“我也不能,没有她,我会痛,会死,她是这么多年唯一支撑我走过来的信仰,我步步为营,只为娶她。”
再抬起头时,他眼底已是一片狠决,“她在哪?告诉我,我要去找她,眼见都不一定为实,我要亲自问,我只信我的心,信我的感觉。”
纪宪东唇角轻勾,吊儿郎当地挑眉,不吝赞赏。
“可以,有我当年的魄力。”
傅司臣嗓音阴沉,“她到底在哪?”
纪宪东正色几分,“东南亚附近的岛屿。”
傅司臣眼神骤然一凛,危险诡谲,“谢了,这份情,我记下了。”
他转身就走,却被纪宪东一把拉住胳膊。
纪宪东手劲很大,“司臣,你别冲动!傅二在那片的势力很大,你这样过去,胜算几乎为零。”
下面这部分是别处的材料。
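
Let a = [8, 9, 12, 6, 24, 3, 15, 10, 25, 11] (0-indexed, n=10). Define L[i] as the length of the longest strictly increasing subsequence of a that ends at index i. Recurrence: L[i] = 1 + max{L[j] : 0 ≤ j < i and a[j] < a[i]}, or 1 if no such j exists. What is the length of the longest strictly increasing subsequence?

   i    0    1    2    3    4    5    6    7    8    9
a[i]    8    9   12    6   24    3   15   10   25   11
L[i]    1    2    3    1    4    1    4    3    5    4

5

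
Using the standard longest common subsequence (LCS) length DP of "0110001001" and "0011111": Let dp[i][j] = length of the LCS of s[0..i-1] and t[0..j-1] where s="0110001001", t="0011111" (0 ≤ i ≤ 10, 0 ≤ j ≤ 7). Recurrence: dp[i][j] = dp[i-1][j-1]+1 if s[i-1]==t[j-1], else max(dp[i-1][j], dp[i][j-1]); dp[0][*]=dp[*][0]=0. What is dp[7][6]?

   ''  0  0  1  1  1  1  1
''  0  0  0  0  0  0  0  0
 0  0  1  1  1  1  1  1  1
 1  0  1  1  2  2  2  2  2
 1  0  1  1  2  3  3  3  3
 0  0  1  2  2  3  3  3  3
 0  0  1  2  2  3  3  3  3
 0  0  1  2  2  3  3  3  3
 1  0  1  2  3  3  4  4  4
 0  0  1  2  3  3  4  4  4
 0  0  1  2  3  3  4  4  4
 1  0  1  2  3  4  4  5  5

4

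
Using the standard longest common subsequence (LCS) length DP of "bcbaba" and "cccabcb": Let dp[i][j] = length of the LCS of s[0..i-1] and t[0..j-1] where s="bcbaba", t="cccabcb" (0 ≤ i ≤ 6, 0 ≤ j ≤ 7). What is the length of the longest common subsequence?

   ''  c  c  c  a  b  c  b
''  0  0  0  0  0  0  0  0
 b  0  0  0  0  0  1  1  1
 c  0  1  1  1  1  1  2  2
 b  0  1  1  1  1  2  2  3
 a  0  1  1  1  2  2  2  3
 b  0  1  1  1  2  3  3  3
 a  0  1  1  1  2  3  3  3

3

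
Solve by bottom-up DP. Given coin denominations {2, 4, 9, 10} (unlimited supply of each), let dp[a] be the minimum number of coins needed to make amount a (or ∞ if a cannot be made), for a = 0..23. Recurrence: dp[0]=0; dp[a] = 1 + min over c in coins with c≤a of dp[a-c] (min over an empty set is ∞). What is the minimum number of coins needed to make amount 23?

 a  0  1  2  3  4  5  6  7  8  9 10 11 12 13 14 15 16 17 18 19 20 21 22 23
dp  0  -  1  -  1  -  2  -  2  1  1  2  2  2  2  3  3  3  2  2  2  3  3  3
(- denotes ∞ / unreachable)

3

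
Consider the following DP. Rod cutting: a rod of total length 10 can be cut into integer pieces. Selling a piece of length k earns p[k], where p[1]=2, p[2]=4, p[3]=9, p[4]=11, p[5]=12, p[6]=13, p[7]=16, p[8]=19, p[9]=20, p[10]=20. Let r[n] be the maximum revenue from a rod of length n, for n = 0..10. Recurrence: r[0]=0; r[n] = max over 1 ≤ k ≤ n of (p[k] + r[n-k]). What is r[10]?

   n    0    1    2    3    4    5    6    7    8    9   10
r[n]    0    2    4    9   11   13   18   20   22   27   29

29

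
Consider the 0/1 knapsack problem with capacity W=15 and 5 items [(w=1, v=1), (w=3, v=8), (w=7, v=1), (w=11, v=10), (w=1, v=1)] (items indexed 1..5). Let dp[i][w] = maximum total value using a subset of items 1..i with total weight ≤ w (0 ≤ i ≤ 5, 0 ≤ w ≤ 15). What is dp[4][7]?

9

i\w   0   1   2   3   4   5   6   7   8   9  10  11  12  13  14  15
  0   0   0   0   0   0   0   0   0   0   0   0   0   0   0   0   0
  1   0   1   1   1   1   1   1   1   1   1   1   1   1   1   1   1
  2   0   1   1   8   9   9   9   9   9   9   9   9   9   9   9   9
  3   0   1   1   8   9   9   9   9   9   9   9  10  10  10  10  10
  4   0   1   1   8   9   9   9   9   9   9   9  10  11  11  18  19
  5   0   1   2   8   9  10  10  10  10  10  10  10  11  12  18  19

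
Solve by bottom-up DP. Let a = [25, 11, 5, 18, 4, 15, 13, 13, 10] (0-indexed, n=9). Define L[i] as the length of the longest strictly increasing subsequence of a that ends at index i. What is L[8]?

2

   i    0    1    2    3    4    5    6    7    8
a[i]   25   11    5   18    4   15   13   13   10
L[i]    1    1    1    2    1    2    2    2    2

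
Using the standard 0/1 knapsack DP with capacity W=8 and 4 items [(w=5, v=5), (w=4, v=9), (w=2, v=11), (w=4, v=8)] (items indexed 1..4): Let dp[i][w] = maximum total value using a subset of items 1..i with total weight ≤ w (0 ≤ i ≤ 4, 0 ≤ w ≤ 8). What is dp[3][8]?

20

i\w   0   1   2   3   4   5   6   7   8
  0   0   0   0   0   0   0   0   0   0
  1   0   0   0   0   0   5   5   5   5
  2   0   0   0   0   9   9   9   9   9
  3   0   0  11  11  11  11  20  20  20
  4   0   0  11  11  11  11  20  20  20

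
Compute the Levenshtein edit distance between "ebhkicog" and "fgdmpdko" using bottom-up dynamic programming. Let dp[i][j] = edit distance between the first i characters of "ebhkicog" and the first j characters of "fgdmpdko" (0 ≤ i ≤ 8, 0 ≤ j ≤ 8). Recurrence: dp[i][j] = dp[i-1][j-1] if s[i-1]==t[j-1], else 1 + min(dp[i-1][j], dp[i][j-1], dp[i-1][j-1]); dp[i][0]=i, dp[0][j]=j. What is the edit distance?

8

   ''  f  g  d  m  p  d  k  o
''  0  1  2  3  4  5  6  7  8
 e  1  1  2  3  4  5  6  7  8
 b  2  2  2  3  4  5  6  7  8
 h  3  3  3  3  4  5  6  7  8
 k  4  4  4  4  4  5  6  6  7
 i  5  5  5  5  5  5  6  7  7
 c  6  6  6  6  6  6  6  7  8
 o  7  7  7  7  7  7  7  7  7
 g  8  8  7  8  8  8  8  8  8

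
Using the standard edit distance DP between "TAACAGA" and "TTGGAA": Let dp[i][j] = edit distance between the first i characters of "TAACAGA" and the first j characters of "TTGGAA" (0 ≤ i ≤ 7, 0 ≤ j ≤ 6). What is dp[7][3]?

5

   ''  T  T  G  G  A  A
''  0  1  2  3  4  5  6
 T  1  0  1  2  3  4  5
 A  2  1  1  2  3  3  4
 A  3  2  2  2  3  3  3
 C  4  3  3  3  3  4  4
 A  5  4  4  4  4  3  4
 G  6  5  5  4  4  4  4
 A  7  6  6  5  5  4  4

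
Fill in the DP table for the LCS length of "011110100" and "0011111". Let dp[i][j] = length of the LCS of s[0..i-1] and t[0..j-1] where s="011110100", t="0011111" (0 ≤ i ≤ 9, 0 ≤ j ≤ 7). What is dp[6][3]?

   ''  0  0  1  1  1  1  1
''  0  0  0  0  0  0  0  0
 0  0  1  1  1  1  1  1  1
 1  0  1  1  2  2  2  2  2
 1  0  1  1  2  3  3  3  3
 1  0  1  1  2  3  4  4  4
 1  0  1  1  2  3  4  5  5
 0  0  1  2  2  3  4  5  5
 1  0  1  2  3  3  4  5  6
 0  0  1  2  3  3  4  5  6
 0  0  1  2  3  3  4  5  6

2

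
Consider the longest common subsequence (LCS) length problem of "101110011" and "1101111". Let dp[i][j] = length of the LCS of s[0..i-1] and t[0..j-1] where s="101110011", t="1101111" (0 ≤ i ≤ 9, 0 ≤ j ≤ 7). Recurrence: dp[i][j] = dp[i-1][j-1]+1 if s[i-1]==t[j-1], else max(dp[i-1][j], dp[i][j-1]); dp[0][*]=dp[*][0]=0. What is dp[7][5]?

   ''  1  1  0  1  1  1  1
''  0  0  0  0  0  0  0  0
 1  0  1  1  1  1  1  1  1
 0  0  1  1  2  2  2  2  2
 1  0  1  2  2  3  3  3  3
 1  0  1  2  2  3  4  4  4
 1  0  1  2  2  3  4  5  5
 0  0  1  2  3  3  4  5  5
 0  0  1  2  3  3  4  5  5
 1  0  1  2  3  4  4  5  6
 1  0  1  2  3  4  5  5  6

4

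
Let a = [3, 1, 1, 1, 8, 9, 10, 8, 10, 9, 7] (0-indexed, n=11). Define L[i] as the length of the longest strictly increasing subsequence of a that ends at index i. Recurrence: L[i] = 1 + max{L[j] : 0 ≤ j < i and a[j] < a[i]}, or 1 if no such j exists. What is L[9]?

3

   i    0    1    2    3    4    5    6    7    8    9   10
a[i]    3    1    1    1    8    9   10    8   10    9    7
L[i]    1    1    1    1    2    3    4    2    4    3    2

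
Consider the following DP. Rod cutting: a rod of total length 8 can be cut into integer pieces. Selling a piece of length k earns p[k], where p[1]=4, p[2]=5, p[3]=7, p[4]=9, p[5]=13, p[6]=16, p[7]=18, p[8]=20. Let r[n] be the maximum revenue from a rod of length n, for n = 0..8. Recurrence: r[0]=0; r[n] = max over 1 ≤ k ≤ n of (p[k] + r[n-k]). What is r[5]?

20

   n    0    1    2    3    4    5    6    7    8
r[n]    0    4    8   12   16   20   24   28   32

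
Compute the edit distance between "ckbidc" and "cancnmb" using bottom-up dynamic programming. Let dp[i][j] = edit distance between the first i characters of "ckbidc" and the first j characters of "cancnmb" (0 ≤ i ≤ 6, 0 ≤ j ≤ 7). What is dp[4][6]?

5

   ''  c  a  n  c  n  m  b
''  0  1  2  3  4  5  6  7
 c  1  0  1  2  3  4  5  6
 k  2  1  1  2  3  4  5  6
 b  3  2  2  2  3  4  5  5
 i  4  3  3  3  3  4  5  6
 d  5  4  4  4  4  4  5  6
 c  6  5  5  5  4  5  5  6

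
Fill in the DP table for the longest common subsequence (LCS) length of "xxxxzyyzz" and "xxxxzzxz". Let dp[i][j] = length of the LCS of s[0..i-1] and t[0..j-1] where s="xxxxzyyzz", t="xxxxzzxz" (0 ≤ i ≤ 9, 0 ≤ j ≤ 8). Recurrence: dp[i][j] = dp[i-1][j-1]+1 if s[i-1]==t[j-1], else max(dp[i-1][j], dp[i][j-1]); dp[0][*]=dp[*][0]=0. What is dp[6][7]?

   ''  x  x  x  x  z  z  x  z
''  0  0  0  0  0  0  0  0  0
 x  0  1  1  1  1  1  1  1  1
 x  0  1  2  2  2  2  2  2  2
 x  0  1  2  3  3  3  3  3  3
 x  0  1  2  3  4  4  4  4  4
 z  0  1  2  3  4  5  5  5  5
 y  0  1  2  3  4  5  5  5  5
 y  0  1  2  3  4  5  5  5  5
 z  0  1  2  3  4  5  6  6  6
 z  0  1  2  3  4  5  6  6  7

5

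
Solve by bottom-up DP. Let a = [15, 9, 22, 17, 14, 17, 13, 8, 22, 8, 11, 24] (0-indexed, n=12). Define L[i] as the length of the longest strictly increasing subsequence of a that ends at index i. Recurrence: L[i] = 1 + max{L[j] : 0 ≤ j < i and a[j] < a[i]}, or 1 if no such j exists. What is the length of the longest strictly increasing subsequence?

   i    0    1    2    3    4    5    6    7    8    9   10   11
a[i]   15    9   22   17   14   17   13    8   22    8   11   24
L[i]    1    1    2    2    2    3    2    1    4    1    2    5

5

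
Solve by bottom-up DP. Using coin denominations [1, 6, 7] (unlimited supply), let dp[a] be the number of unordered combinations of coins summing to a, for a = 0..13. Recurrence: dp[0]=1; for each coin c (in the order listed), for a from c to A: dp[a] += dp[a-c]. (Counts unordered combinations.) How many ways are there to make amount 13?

after  coin     0     1     2     3     4     5     6     7     8     9    10    11    12    13
          1     1     1     1     1     1     1     1     1     1     1     1     1     1     1
          6     1     1     1     1     1     1     2     2     2     2     2     2     3     3
          7     1     1     1     1     1     1     2     3     3     3     3     3     4     5

5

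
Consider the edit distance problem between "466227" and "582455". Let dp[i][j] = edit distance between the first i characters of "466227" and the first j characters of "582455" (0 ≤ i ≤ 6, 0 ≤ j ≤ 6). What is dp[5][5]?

5

   ''  5  8  2  4  5  5
''  0  1  2  3  4  5  6
 4  1  1  2  3  3  4  5
 6  2  2  2  3  4  4  5
 6  3  3  3  3  4  5  5
 2  4  4  4  3  4  5  6
 2  5  5  5  4  4  5  6
 7  6  6  6  5  5  5  6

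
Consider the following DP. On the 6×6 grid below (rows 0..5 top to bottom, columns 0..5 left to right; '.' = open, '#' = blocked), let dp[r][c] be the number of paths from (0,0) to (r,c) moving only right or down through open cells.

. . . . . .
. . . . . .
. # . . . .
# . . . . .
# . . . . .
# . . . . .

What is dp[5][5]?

126

r\c   0   1   2   3   4   5
  0   1   1   1   1   1   1
  1   1   2   3   4   5   6
  2   1   0   3   7  12  18
  3   0   0   3  10  22  40
  4   0   0   3  13  35  75
  5   0   0   3  16  51 126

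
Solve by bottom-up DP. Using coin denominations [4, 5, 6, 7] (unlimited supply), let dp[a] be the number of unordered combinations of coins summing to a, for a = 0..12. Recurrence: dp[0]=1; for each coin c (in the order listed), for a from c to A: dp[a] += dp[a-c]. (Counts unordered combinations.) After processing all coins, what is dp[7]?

1

after  coin     0     1     2     3     4     5     6     7     8     9    10    11    12
          4     1     0     0     0     1     0     0     0     1     0     0     0     1
          5     1     0     0     0     1     1     0     0     1     1     1     0     1
          6     1     0     0     0     1     1     1     0     1     1     2     1     2
          7     1     0     0     0     1     1     1     1     1     1     2     2     3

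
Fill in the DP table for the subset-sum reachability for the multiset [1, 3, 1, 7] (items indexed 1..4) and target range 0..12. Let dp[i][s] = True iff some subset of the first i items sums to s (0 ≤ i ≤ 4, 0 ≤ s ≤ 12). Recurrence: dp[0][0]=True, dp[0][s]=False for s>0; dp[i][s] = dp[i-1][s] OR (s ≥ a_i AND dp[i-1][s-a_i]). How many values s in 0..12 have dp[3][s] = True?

i\s   0   1   2   3   4   5   6   7   8   9  10  11  12
  0   T   F   F   F   F   F   F   F   F   F   F   F   F
  1   T   T   F   F   F   F   F   F   F   F   F   F   F
  2   T   T   F   T   T   F   F   F   F   F   F   F   F
  3   T   T   T   T   T   T   F   F   F   F   F   F   F
  4   T   T   T   T   T   T   F   T   T   T   T   T   T

6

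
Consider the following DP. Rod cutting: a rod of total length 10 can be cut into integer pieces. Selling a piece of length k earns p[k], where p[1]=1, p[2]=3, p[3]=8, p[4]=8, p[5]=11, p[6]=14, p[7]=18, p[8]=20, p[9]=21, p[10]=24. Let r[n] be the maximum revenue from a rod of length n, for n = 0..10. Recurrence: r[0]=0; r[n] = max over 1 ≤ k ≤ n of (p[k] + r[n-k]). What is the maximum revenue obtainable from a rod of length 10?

26

   n    0    1    2    3    4    5    6    7    8    9   10
r[n]    0    1    3    8    9   11   16   18   20   24   26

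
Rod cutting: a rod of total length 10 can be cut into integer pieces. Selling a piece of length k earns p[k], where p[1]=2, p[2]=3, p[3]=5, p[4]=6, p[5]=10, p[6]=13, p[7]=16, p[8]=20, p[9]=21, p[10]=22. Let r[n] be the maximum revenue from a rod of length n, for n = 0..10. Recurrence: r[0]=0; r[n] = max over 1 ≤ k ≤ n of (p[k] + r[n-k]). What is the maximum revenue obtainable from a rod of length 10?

24

   n    0    1    2    3    4    5    6    7    8    9   10
r[n]    0    2    4    6    8   10   13   16   20   22   24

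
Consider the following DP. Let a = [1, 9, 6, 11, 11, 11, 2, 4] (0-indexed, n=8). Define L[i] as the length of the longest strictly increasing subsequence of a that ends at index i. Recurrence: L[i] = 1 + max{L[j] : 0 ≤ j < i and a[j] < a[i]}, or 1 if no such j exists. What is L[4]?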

傅司臣深沉骇人,“就算是刀山火海,我也要去,他傅老二还能亲手杀了他亲哥不成。”
纪宪东沉声,“我知道你心急,但傅二绝不是善茬,他比我狠,在东南亚黑白两道都吃得开,你现在这样过去,会把自己搭进去,他不会杀你,他会折磨你。”
他顿了顿,“兴许,他把你老婆带走,就是为了等你自投罗网。”
傅司臣攥紧了拳头,“我知道他在算计我,但我忍不了北北在他身边,一天都不行。”
纪宪东眯了眯眼,看着他那张跟傅二一模一样的脸,多了几分算计。
“硬碰硬不行,那就智取,我有一计。”
傅司臣凑过去,附耳倾听。
纪宪东掐灭烟头,“你这样”
“但是要等合适的时机。”
这几天,盛矜北一直对那只琵琶爱不释手,成了她唯一的寄托。
时常能看见她抱着琵琶在沙滩上弹唱的身影,周边围了一群小孩,这是她每天最开心的时候。